2. This is about the two personalities involved rather than the parties. Netanyahu is now virtually guaranteed of staying on as PM no matter what else happens. Avigdor Lieberman gets to be the presumptive Likud heir apparent when Netanyahu eventually steps down and his own political power has increased immeasurably. Likud and Yisrael Beiteinu, though, are not necessarily better off. Likud is now alternating with Yisrael Beiteinu for the first 42 party slots, which obviously waters down Likud, and the rank and file have got to be furious about this. As for YB, the party’s focus on Russian voters is not going to be as laser-like as it once was, and while it will likely get some more attention for its initiatives at the outset, the independent concerns that YB had are eventually going to be subsumed by the larger Likud project and constituency. Oh, it also goes without saying that you can now kiss any hope of a peace deal or concessions to the Palestinians or a harder line on settlements goodbye.

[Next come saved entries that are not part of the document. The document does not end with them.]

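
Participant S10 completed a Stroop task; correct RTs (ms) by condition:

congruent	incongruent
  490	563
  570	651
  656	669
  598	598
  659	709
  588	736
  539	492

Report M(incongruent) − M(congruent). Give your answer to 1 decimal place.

M(congruent) = 4100/7 = 585.714
M(incongruent) = 4418/7 = 631.143
Difference = 631.143 − 585.714 = 45.429 ms

45.4 ms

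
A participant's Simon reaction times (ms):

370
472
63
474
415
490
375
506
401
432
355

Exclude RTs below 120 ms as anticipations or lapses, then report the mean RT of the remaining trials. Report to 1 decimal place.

Excluded: 63
Retained (n=10): Σ = 4290
Mean = 4290/10 = 429.0000

429.0 ms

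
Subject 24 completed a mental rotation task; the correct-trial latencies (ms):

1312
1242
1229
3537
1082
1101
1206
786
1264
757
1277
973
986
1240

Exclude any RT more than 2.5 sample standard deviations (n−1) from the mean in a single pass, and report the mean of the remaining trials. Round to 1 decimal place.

n = 14, ΣRT = 17992, M = 1285.143
Σ(x−M)² = 5875583.71; s = √(5875583.71/13) = 672.286
Cutoffs: 1285.143 ± 2.5·672.286 → [-395.6, 2965.9]
Outside: 3537 → excluded.
Retained (n=13): Σ = 14455, mean = 14455/13 = 1111.923

1111.9 ms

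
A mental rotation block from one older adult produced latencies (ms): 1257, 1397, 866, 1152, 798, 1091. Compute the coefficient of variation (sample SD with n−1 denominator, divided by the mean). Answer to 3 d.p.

n = 6, Σ = 6561, M = 1093.5000
Σ(x−M)² = 261349.500; s = √(261349.500/5) = 228.6261
CV = 228.6261 / 1093.5000 = 0.20908

0.209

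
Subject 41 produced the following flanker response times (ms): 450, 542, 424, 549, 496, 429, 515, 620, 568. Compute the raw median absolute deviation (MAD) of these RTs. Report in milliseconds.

Sorted: 424, 429, 450, 496, 515, 542, 549, 568, 620 → median = 515
|x − 515|: 65, 27, 91, 34, 19, 86, 0, 105, 53
Sorted deviations: 0, 19, 27, 34, 53, 65, 86, 91, 105 → MAD = 53

53 ms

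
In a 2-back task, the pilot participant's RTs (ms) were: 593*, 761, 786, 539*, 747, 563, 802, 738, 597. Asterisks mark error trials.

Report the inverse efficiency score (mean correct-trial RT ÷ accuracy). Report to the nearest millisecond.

917 ms

Correct trials (n=7): 761, 786, 747, 563, 802, 738, 597
Mean correct RT = 4994/7 = 713.4286 ms
Proportion correct = 7/9
IES = 713.4286 / (7/9) = 917.265 ms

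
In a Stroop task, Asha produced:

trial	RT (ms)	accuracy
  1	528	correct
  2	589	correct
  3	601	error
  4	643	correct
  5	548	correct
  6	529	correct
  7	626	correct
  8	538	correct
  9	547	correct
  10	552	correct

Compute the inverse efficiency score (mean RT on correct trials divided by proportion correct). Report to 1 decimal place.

Correct trials (n=9): 528, 589, 643, 548, 529, 626, 538, 547, 552
Mean correct RT = 5100/9 = 566.6667 ms
Proportion correct = 9/10
IES = 566.6667 / (9/10) = 629.630 ms

629.6 ms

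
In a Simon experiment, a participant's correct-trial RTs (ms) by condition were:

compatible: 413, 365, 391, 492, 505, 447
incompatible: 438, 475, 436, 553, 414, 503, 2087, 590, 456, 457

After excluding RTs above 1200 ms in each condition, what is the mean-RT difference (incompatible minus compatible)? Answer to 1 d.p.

incompatible: exclude 2087
M(compatible) = 2613/6 = 435.500
M(incompatible) = 4322/9 = 480.222
Difference = 480.222 − 435.500 = 44.722 ms

44.7 ms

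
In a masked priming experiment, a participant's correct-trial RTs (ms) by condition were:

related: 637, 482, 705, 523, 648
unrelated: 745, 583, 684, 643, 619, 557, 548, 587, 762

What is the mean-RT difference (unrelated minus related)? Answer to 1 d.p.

M(related) = 2995/5 = 599.000
M(unrelated) = 5728/9 = 636.444
Difference = 636.444 − 599.000 = 37.444 ms

37.4 ms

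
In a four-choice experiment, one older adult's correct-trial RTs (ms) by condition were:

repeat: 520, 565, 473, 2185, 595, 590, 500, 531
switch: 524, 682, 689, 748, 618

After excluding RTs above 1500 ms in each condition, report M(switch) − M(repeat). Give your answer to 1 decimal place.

repeat: exclude 2185
M(repeat) = 3774/7 = 539.143
M(switch) = 3261/5 = 652.200
Difference = 652.200 − 539.143 = 113.057 ms

113.1 ms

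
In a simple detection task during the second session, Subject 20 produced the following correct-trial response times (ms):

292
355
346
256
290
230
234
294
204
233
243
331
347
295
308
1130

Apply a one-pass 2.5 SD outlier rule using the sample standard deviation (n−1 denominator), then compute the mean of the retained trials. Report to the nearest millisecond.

n = 16, ΣRT = 5388, M = 336.750
Σ(x−M)² = 704037.00; s = √(704037.00/15) = 216.647
Cutoffs: 336.750 ± 2.5·216.647 → [-204.9, 878.4]
Outside: 1130 → excluded.
Retained (n=15): Σ = 4258, mean = 4258/15 = 283.867

284 ms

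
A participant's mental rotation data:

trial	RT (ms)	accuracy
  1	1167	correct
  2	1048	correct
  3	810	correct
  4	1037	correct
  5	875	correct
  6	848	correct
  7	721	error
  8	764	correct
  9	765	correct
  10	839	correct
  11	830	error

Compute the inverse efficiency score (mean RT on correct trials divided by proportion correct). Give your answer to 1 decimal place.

1107.2 ms

Correct trials (n=9): 1167, 1048, 810, 1037, 875, 848, 764, 765, 839
Mean correct RT = 8153/9 = 905.8889 ms
Proportion correct = 9/11
IES = 905.8889 / (9/11) = 1107.198 ms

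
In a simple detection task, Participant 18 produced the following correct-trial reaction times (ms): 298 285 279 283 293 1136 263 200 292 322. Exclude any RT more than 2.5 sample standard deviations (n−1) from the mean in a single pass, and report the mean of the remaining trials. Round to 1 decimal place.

n = 10, ΣRT = 3651, M = 365.100
Σ(x−M)² = 669440.90; s = √(669440.90/9) = 272.731
Cutoffs: 365.100 ± 2.5·272.731 → [-316.7, 1046.9]
Outside: 1136 → excluded.
Retained (n=9): Σ = 2515, mean = 2515/9 = 279.444

279.4 ms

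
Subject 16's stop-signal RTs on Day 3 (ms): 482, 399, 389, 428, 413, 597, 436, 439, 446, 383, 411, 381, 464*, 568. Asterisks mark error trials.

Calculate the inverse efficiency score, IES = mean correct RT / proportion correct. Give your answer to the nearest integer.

478 ms

Correct trials (n=13): 482, 399, 389, 428, 413, 597, 436, 439, 446, 383, 411, 381, 568
Mean correct RT = 5772/13 = 444.0000 ms
Proportion correct = 13/14
IES = 444.0000 / (13/14) = 478.154 ms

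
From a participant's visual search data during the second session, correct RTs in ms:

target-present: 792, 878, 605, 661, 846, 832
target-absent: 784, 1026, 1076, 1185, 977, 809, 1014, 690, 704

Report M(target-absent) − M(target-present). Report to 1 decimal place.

149.3 ms

M(target-present) = 4614/6 = 769.000
M(target-absent) = 8265/9 = 918.333
Difference = 918.333 − 769.000 = 149.333 ms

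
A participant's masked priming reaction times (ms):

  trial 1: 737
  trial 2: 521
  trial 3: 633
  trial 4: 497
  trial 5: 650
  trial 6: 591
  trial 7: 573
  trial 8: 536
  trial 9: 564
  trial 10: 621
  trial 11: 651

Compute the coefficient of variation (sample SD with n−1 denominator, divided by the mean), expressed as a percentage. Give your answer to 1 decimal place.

11.6%

n = 11, Σ = 6574, M = 597.6364
Σ(x−M)² = 48390.545; s = √(48390.545/10) = 69.5633
CV = 69.5633 / 597.6364 = 0.11640 = 11.640%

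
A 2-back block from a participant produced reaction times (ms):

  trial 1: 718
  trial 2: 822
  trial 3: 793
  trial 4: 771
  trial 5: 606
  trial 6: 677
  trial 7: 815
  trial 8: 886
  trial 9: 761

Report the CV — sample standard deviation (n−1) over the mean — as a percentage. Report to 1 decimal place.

11.0%

n = 9, Σ = 6849, M = 761.0000
Σ(x−M)² = 56316.000; s = √(56316.000/8) = 83.9017
CV = 83.9017 / 761.0000 = 0.11025 = 11.025%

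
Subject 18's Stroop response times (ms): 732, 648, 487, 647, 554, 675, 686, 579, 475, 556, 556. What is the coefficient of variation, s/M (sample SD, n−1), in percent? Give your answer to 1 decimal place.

13.9%

n = 11, Σ = 6595, M = 599.5455
Σ(x−M)² = 69778.727; s = √(69778.727/10) = 83.5337
CV = 83.5337 / 599.5455 = 0.13933 = 13.933%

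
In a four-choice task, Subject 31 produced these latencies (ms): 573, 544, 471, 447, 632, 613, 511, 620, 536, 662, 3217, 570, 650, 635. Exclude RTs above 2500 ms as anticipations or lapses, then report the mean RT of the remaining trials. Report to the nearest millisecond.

574 ms

Excluded: 3217
Retained (n=13): Σ = 7464
Mean = 7464/13 = 574.1538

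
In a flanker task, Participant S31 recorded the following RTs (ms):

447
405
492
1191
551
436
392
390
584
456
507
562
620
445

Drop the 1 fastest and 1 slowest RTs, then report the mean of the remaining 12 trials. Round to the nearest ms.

Sorted: 390, 392, 405, 436, 445, 447, 456, 492, 507, 551, 562, 584, 620, 1191
Drop lowest 1 (390) and highest 1 (1191)
Remaining (n=12): Σ = 5897, mean = 5897/12 = 491.417

491 ms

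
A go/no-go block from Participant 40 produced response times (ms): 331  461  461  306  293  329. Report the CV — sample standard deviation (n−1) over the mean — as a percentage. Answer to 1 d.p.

21.1%

n = 6, Σ = 2181, M = 363.5000
Σ(x−M)² = 29535.500; s = √(29535.500/5) = 76.8577
CV = 76.8577 / 363.5000 = 0.21144 = 21.144%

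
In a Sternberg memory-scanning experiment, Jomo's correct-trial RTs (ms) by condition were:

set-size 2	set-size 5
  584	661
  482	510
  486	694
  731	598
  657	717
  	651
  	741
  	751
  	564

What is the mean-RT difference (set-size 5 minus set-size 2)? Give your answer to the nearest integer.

M(set-size 2) = 2940/5 = 588.000
M(set-size 5) = 5887/9 = 654.111
Difference = 654.111 − 588.000 = 66.111 ms

66 ms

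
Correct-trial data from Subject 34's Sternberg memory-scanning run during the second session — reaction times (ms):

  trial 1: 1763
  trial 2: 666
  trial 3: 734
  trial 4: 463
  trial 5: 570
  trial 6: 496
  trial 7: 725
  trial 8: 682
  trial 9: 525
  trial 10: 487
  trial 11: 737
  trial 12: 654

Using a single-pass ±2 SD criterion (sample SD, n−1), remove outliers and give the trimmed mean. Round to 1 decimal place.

612.6 ms

n = 12, ΣRT = 8502, M = 708.500
Σ(x−M)² = 1326527.00; s = √(1326527.00/11) = 347.266
Cutoffs: 708.500 ± 2·347.266 → [14.0, 1403.0]
Outside: 1763 → excluded.
Retained (n=11): Σ = 6739, mean = 6739/11 = 612.636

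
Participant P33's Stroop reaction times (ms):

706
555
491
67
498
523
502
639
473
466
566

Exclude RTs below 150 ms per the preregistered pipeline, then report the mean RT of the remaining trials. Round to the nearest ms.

Excluded: 67
Retained (n=10): Σ = 5419
Mean = 5419/10 = 541.9000

542 ms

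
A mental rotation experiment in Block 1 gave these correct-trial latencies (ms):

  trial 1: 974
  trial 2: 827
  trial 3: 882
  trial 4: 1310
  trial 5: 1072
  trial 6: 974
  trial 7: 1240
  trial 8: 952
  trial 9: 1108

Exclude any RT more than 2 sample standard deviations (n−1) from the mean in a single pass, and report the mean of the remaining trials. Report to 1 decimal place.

1037.7 ms

n = 9, ΣRT = 9339, M = 1037.667
Σ(x−M)² = 205288.00; s = √(205288.00/8) = 160.191
Cutoffs: 1037.667 ± 2·160.191 → [717.3, 1358.0]
No RTs fall outside the cutoffs; all 9 retained. Mean = 9339/9 = 1037.667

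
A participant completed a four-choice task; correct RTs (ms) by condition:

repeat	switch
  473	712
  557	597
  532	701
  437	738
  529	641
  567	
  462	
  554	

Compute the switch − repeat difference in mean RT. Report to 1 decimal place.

M(repeat) = 4111/8 = 513.875
M(switch) = 3389/5 = 677.800
Difference = 677.800 − 513.875 = 163.925 ms

163.9 ms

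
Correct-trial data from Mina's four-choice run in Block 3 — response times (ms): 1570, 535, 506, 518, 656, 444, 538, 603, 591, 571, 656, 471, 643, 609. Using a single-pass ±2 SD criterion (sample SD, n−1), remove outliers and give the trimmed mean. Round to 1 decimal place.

564.7 ms

n = 14, ΣRT = 8911, M = 636.500
Σ(x−M)² = 995987.50; s = √(995987.50/13) = 276.793
Cutoffs: 636.500 ± 2·276.793 → [82.9, 1190.1]
Outside: 1570 → excluded.
Retained (n=13): Σ = 7341, mean = 7341/13 = 564.692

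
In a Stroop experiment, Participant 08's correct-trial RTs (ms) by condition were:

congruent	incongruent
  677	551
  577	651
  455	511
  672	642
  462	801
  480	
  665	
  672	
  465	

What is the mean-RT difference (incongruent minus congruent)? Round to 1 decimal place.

61.8 ms

M(congruent) = 5125/9 = 569.444
M(incongruent) = 3156/5 = 631.200
Difference = 631.200 − 569.444 = 61.756 ms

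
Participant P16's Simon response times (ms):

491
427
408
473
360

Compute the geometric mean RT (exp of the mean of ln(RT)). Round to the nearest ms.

429 ms

ln(RT): 6.1964, 6.0568, 6.0113, 6.1591, 5.8861
Mean ln(RT) = 30.3097/5 = 6.06194
Geometric mean = exp(6.06194) = 429.21 ms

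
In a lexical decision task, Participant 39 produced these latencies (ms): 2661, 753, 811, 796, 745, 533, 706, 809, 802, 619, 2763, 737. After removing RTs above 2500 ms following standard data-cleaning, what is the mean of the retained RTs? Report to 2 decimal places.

731.10 ms

Excluded: 2661, 2763
Retained (n=10): Σ = 7311
Mean = 7311/10 = 731.1000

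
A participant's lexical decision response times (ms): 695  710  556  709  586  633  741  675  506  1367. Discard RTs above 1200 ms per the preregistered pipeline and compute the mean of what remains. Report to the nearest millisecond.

Excluded: 1367
Retained (n=9): Σ = 5811
Mean = 5811/9 = 645.6667

646 ms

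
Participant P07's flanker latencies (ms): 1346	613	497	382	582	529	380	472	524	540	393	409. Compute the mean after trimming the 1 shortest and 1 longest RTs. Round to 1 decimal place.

Sorted: 380, 382, 393, 409, 472, 497, 524, 529, 540, 582, 613, 1346
Drop lowest 1 (380) and highest 1 (1346)
Remaining (n=10): Σ = 4941, mean = 4941/10 = 494.100

494.1 ms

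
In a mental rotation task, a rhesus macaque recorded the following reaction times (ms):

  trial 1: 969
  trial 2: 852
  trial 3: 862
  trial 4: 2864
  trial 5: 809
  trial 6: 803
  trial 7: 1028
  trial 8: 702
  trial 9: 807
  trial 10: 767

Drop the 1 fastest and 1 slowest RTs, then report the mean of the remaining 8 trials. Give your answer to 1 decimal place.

Sorted: 702, 767, 803, 807, 809, 852, 862, 969, 1028, 2864
Drop lowest 1 (702) and highest 1 (2864)
Remaining (n=8): Σ = 6897, mean = 6897/8 = 862.125

862.1 ms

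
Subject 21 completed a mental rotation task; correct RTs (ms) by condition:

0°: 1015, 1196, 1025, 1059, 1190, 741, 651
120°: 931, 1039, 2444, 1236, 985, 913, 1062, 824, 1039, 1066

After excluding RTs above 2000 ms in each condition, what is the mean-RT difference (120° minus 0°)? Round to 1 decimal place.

28.1 ms

120°: exclude 2444
M(0°) = 6877/7 = 982.429
M(120°) = 9095/9 = 1010.556
Difference = 1010.556 − 982.429 = 28.127 ms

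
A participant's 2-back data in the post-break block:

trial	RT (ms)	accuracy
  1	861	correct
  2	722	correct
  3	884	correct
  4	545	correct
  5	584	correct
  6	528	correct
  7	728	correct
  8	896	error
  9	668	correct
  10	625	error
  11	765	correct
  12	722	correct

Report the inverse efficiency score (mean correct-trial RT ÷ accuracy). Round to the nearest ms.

841 ms

Correct trials (n=10): 861, 722, 884, 545, 584, 528, 728, 668, 765, 722
Mean correct RT = 7007/10 = 700.7000 ms
Proportion correct = 10/12
IES = 700.7000 / (10/12) = 840.840 ms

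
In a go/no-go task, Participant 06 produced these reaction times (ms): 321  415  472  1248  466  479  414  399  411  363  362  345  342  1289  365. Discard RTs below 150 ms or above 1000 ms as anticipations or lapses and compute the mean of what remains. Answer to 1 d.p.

Excluded: 1248, 1289
Retained (n=13): Σ = 5154
Mean = 5154/13 = 396.4615

396.5 ms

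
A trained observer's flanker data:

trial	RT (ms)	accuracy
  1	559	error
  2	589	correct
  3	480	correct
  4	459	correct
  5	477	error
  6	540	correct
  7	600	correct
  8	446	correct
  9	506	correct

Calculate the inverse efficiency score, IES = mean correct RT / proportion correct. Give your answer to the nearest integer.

Correct trials (n=7): 589, 480, 459, 540, 600, 446, 506
Mean correct RT = 3620/7 = 517.1429 ms
Proportion correct = 7/9
IES = 517.1429 / (7/9) = 664.898 ms

665 ms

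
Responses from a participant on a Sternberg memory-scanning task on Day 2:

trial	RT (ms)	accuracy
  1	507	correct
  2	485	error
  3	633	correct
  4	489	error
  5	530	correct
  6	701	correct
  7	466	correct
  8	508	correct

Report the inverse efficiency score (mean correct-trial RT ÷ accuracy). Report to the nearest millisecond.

Correct trials (n=6): 507, 633, 530, 701, 466, 508
Mean correct RT = 3345/6 = 557.5000 ms
Proportion correct = 6/8
IES = 557.5000 / (6/8) = 743.333 ms

743 ms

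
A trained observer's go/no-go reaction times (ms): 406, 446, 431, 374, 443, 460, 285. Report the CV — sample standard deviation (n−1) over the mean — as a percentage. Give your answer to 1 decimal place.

15.0%

n = 7, Σ = 2845, M = 406.4286
Σ(x−M)² = 22173.714; s = √(22173.714/6) = 60.7916
CV = 60.7916 / 406.4286 = 0.14958 = 14.958%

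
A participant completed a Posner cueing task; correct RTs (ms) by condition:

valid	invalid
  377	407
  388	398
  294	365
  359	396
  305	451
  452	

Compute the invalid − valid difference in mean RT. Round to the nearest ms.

41 ms

M(valid) = 2175/6 = 362.500
M(invalid) = 2017/5 = 403.400
Difference = 403.400 − 362.500 = 40.900 ms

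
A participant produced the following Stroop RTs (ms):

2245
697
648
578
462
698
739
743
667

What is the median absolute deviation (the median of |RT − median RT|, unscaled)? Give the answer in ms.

Sorted: 462, 578, 648, 667, 697, 698, 739, 743, 2245 → median = 697
|x − 697|: 1548, 0, 49, 119, 235, 1, 42, 46, 30
Sorted deviations: 0, 1, 30, 42, 46, 49, 119, 235, 1548 → MAD = 46

46 ms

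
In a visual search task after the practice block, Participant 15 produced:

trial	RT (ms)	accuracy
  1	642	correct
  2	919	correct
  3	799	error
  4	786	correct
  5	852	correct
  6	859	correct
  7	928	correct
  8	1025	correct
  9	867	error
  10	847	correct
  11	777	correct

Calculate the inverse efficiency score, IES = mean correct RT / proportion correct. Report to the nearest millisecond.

Correct trials (n=9): 642, 919, 786, 852, 859, 928, 1025, 847, 777
Mean correct RT = 7635/9 = 848.3333 ms
Proportion correct = 9/11
IES = 848.3333 / (9/11) = 1036.852 ms

1037 ms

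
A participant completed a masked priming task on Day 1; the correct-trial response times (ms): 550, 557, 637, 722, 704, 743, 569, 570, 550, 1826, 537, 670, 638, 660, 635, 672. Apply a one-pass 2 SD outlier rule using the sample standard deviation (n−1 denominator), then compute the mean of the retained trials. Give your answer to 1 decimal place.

627.6 ms

n = 16, ΣRT = 11240, M = 702.500
Σ(x−M)² = 1411526.00; s = √(1411526.00/15) = 306.760
Cutoffs: 702.500 ± 2·306.760 → [89.0, 1316.0]
Outside: 1826 → excluded.
Retained (n=15): Σ = 9414, mean = 9414/15 = 627.600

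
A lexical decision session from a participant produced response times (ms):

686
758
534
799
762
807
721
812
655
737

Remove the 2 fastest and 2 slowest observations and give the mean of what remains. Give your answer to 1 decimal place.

Sorted: 534, 655, 686, 721, 737, 758, 762, 799, 807, 812
Drop lowest 2 (534, 655) and highest 2 (807, 812)
Remaining (n=6): Σ = 4463, mean = 4463/6 = 743.833

743.8 ms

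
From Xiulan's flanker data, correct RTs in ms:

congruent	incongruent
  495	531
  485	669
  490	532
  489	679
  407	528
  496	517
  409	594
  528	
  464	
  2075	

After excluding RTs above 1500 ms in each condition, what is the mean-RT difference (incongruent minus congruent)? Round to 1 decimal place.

congruent: exclude 2075
M(congruent) = 4263/9 = 473.667
M(incongruent) = 4050/7 = 578.571
Difference = 578.571 − 473.667 = 104.905 ms

104.9 ms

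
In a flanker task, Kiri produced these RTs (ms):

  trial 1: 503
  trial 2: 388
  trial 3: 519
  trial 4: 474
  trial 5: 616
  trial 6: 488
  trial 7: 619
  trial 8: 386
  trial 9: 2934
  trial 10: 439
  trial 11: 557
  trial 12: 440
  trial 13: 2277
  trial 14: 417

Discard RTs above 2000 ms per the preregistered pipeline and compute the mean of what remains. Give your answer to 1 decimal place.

487.2 ms

Excluded: 2277, 2934
Retained (n=12): Σ = 5846
Mean = 5846/12 = 487.1667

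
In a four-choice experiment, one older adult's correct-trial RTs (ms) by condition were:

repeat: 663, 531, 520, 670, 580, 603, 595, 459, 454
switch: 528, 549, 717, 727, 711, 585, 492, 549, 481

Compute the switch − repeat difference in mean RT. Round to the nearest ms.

M(repeat) = 5075/9 = 563.889
M(switch) = 5339/9 = 593.222
Difference = 593.222 − 563.889 = 29.333 ms

29 ms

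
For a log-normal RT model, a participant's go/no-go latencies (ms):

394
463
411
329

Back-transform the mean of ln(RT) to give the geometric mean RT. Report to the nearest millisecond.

ln(RT): 5.9764, 6.1377, 6.0186, 5.7961
Mean ln(RT) = 23.9287/4 = 5.98218
Geometric mean = exp(5.98218) = 396.30 ms

396 ms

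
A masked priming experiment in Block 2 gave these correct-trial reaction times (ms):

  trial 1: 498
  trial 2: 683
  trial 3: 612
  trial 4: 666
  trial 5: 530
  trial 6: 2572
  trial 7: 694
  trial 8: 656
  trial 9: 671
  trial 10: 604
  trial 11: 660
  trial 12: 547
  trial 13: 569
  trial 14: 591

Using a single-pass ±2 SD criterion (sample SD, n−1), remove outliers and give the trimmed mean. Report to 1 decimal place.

n = 14, ΣRT = 10553, M = 753.786
Σ(x−M)² = 3608856.36; s = √(3608856.36/13) = 526.882
Cutoffs: 753.786 ± 2·526.882 → [-300.0, 1807.5]
Outside: 2572 → excluded.
Retained (n=13): Σ = 7981, mean = 7981/13 = 613.923

613.9 ms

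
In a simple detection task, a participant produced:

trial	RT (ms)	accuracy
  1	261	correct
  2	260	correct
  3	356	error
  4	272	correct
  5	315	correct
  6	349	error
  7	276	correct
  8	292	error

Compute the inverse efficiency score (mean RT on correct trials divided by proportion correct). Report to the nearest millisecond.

443 ms

Correct trials (n=5): 261, 260, 272, 315, 276
Mean correct RT = 1384/5 = 276.8000 ms
Proportion correct = 5/8
IES = 276.8000 / (5/8) = 442.880 ms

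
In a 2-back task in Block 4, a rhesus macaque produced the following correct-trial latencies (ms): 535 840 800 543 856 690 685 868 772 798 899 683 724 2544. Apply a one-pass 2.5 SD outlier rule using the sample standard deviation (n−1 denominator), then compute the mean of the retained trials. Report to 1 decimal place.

n = 14, ΣRT = 12237, M = 874.071
Σ(x−M)² = 3165736.93; s = √(3165736.93/13) = 493.476
Cutoffs: 874.071 ± 2.5·493.476 → [-359.6, 2107.8]
Outside: 2544 → excluded.
Retained (n=13): Σ = 9693, mean = 9693/13 = 745.615

745.6 ms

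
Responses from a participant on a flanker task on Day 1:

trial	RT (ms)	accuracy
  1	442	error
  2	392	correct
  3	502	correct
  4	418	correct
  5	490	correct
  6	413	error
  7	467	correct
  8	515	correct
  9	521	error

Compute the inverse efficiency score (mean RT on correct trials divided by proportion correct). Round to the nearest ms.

696 ms

Correct trials (n=6): 392, 502, 418, 490, 467, 515
Mean correct RT = 2784/6 = 464.0000 ms
Proportion correct = 6/9
IES = 464.0000 / (6/9) = 696.000 ms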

3. Where the Haredi parties now go is the most interesting part of this. Before the Likud-Kadima deal last spring, the coalition was nearly falling apart due to the clash between YB and Shas. Now that YB is part of Likud and presumably still pushing the question of Haredi military service just as hard as before, can Shas actually be part of the next Likud-led coalition? I’m not sure that it reasonably can, and I think that Aryeh Deri’s presence makes it even more likely that it does not join up and considers its alternatives. And by the way, this should be a reminder to Andrew Sullivan that, like I previously argued, not all Israeli rightwing parties are rightwing in the same way.

4. If I am Tzipi Livni or Shelley Yachimovich, I strongly consider joining up with the Likud coalition following the elections given the secularist bent it is now bound to have. I also think about the fact that Lieberman might be the most polarizing figure in all of Israel, and that Likud is now stronger in the short term but weaker in the long term. In fact, I might go so far as to suggest that this move, and setting up Lieberman to take over Likud, means the eventual demise of the party as Israel’s political powerhouse.

5. If you just stop for a moment and think about what has gone on over the past year, Bibi’s coalition almost broke up over YB-Shas fighting; then he brought in Kadima in an effort to marginalize his Haredi partners; then the unity government broke up because Bibi decided to back the Haredi parties and their opposition to equalizing the burden of service, which infuriated Lieberman; and now he is actually merging with Lieberman and probably casting the Haredi parties into the wilderness. The two lessons from this are that Israeli politics is just about the most entertaining show in the world, and that Bibi has no long term plan or strategy other than surviving from moment to moment.